L'atelier de couture – un lieu qui donne espoir

Henriette Kläy

Le centre de compétence du travail (Kompetenzzentrum Arbeit) fait partie du service des Affaires sociales de la ville de Berne. Il a pour mission d'aider les jeunes adultes à choisir une profession et une formation, et d'accompagner les personnes en recherche d'emploi sur le premier marché du travail par l'intégration professionnelle et sociale. 

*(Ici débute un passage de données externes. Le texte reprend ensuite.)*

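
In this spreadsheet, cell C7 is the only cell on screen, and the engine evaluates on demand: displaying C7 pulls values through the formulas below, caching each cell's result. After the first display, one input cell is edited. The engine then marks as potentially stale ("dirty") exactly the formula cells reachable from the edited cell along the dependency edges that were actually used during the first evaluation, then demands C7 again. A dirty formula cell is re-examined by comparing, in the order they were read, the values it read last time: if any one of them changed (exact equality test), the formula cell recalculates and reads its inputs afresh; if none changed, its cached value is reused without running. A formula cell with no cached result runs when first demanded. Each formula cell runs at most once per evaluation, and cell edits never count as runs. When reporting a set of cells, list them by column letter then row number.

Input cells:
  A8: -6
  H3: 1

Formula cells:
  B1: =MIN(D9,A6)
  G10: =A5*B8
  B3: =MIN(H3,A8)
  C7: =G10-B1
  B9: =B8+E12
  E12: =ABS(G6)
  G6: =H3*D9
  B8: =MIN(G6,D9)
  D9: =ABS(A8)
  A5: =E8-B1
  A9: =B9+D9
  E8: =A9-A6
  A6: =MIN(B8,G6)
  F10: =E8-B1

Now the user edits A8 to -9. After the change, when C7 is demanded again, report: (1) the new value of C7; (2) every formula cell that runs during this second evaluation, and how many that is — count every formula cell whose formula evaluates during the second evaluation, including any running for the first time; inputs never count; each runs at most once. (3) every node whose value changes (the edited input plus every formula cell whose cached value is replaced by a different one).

Initial pass — values computed on the first demand:
  D9 = ABS(-6) = 6
  G6 = 1 * 6 = 6
  B8 = MIN(6, 6) = 6
  A6 = MIN(6, 6) = 6
  B1 = MIN(6, 6) = 6
  E12 = ABS(6) = 6
  B9 = 6 + 6 = 12
  A9 = 12 + 6 = 18
  E8 = 18 - 6 = 12
  A5 = 12 - 6 = 6
  G10 = 6 * 6 = 36
  C7 = 36 - 6 = 30

Second demand — change propagation:
  D9: re-runs because A8 -6->-9; new result 9.
  G6: re-runs because D9 6->9; new result 9.
  B8: re-runs because G6 6->9; D9 6->9; new result 9.
  A6: re-runs because B8 6->9; G6 6->9; new result 9.
  B1: re-runs because D9 6->9; A6 6->9; new result 9.
  E12: re-runs because G6 6->9; new result 9.
  B9: re-runs because B8 6->9; E12 6->9; new result 18.
  A9: re-runs because B9 12->18; D9 6->9; new result 27.
  E8: re-runs because A9 18->27; A6 6->9; new result 18.
  A5: re-runs because E8 12->18; B1 6->9; new result 9.
  G10: re-runs because A5 6->9; B8 6->9; new result 81.
  C7: re-runs because G10 36->81; B1 6->9; new result 72.

C7 now evaluates to 72.
Run set: A5, A6, A9, B1, B8, B9, C7, D9, E8, E12, G6, G10 (12 run).
Changed values: A5, A6, A8, A9, B1, B8, B9, C7, D9, E8, E12, G6, G10.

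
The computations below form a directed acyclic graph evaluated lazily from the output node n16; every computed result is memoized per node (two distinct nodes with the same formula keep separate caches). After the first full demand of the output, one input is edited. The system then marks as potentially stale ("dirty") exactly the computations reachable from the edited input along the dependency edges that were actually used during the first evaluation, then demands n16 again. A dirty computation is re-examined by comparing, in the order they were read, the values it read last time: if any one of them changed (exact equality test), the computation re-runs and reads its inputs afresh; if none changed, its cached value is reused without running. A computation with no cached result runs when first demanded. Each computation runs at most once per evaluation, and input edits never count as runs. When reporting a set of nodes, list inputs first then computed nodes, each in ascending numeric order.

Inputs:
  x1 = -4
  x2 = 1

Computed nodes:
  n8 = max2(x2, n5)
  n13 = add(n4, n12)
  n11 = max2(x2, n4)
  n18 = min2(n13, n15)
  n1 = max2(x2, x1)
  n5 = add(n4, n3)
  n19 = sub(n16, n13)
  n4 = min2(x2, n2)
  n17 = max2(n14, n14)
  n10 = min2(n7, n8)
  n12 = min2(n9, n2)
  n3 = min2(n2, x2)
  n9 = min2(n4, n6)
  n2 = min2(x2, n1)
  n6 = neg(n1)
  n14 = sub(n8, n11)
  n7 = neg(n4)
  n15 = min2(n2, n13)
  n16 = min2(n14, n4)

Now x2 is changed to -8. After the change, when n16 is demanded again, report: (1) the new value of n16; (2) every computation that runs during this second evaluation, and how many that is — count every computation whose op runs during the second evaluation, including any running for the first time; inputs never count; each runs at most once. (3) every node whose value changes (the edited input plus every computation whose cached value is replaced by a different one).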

Les ateliers du centre de compétence du travail de la ville de Berne se trouvent à Köniz: l'atelier du textile, l'atelier du verre et la bourse aux composants. Chaque lieu abrite des activités spécifiques et accueille en conséquence les occupants. C'est l'atelier du textile qui en est le meilleur exemple. Ce dernier est né du local de raccommodage de Bümpliz, l'un des programmes du bureau de placement ORP qui offrait ainsi une occupation transitoire aux personnes en recherche d'emploi. Au fil des années, ce local s'est transformé en un programme avec l'objectif qu'on lui connaît aujourd'hui. Il confère une base solide aux participants grâce à un travail de durée illimitée, économiquement judicieux et proche de la réalité. Les ateliers proposent à des clients privés et publics diverses prestations qui permettent de couvrir une partie des coûts, par exemple des travaux de couture et de réparation pour habits et textiles d'ameublement, notamment des finitions sur mesure de rideaux. Les mandats étant concrets et non pas des alibis, la motivation et la fierté du travail accompli favorisent la confiance en soi et le sentiment de sécurité. 

Affaire de femmes

L'atelier du textile était à l'origine aussi ouvert aux hommes, mais la mixité s'est avérée difficile. En cause, le rôle des hommes et des femmes dans certains des pays d'origine. Les femmes se sentaient intimidées et se remettaient automatiquement en position de retrait. Les hommes, avant tout soucieux de performance et de productivité, créaient un certain stress et de l'inquiétude. Sans oublier que nombre d'entre eux n'étaient pas habitués à travailler sous les ordres d'une femme. L'atelier du textile a donc été réservé exclusivement aux femmes. La plupart d'entre elles ont vécu des expériences terrifiantes et se trouvent dans une situation psychique et économique extrêmement difficile, avec des problèmes complexes liés en partie aussi à leur situation privée. C'est l'une des revendications particulières des deux directrices de l'atelier que d'offrir à ces femmes un espace protégé et tranquille où elles peuvent être elles-mêmes et faire valoir leurs compétences – elles sont souvent des spécialistes qui ont assuré un travail qualifié dans leur pays d'origine. A l'atelier, elles peuvent aussi s'identifier à d'autres et travailler à leur intégration linguistique et sociale. Elles ont l'occasion de se familiariser avec les habitudes et particularités locales, notamment la ponctualité et la fiabilité, et sont instruites des coutumes et normes de comportement suisses. Les directrices de l'atelier soutiennent avec em-pathie et professionnalisme le coaching que reçoit chaque collaboratrice du service de l'aide sociale, de sorte que tout malentendu linguistique peut être éviter en amont. 

Atmosphère de paix 

Le soin et l'attention avec lesquels on traite les gens ici sont bien plus importants que l'argent gagné. Cette constance et ce calme ont un effet stabilisant; agitation et souci restent à l'extérieur. Les femmes sont détendues, elles sourient et sont heureuses. Elles apprécient la chance qu'elles ont de pouvoir venir ici. Et ce n'est pas la diminu­tion de deux tiers de leur salaire due au dernier programme d'économie qui va y chan­ger quelque chose: espérons que le bonheur de cet espace soit reconnu et ne tombe pas sous la colère de quelques grippe-sous jaloux!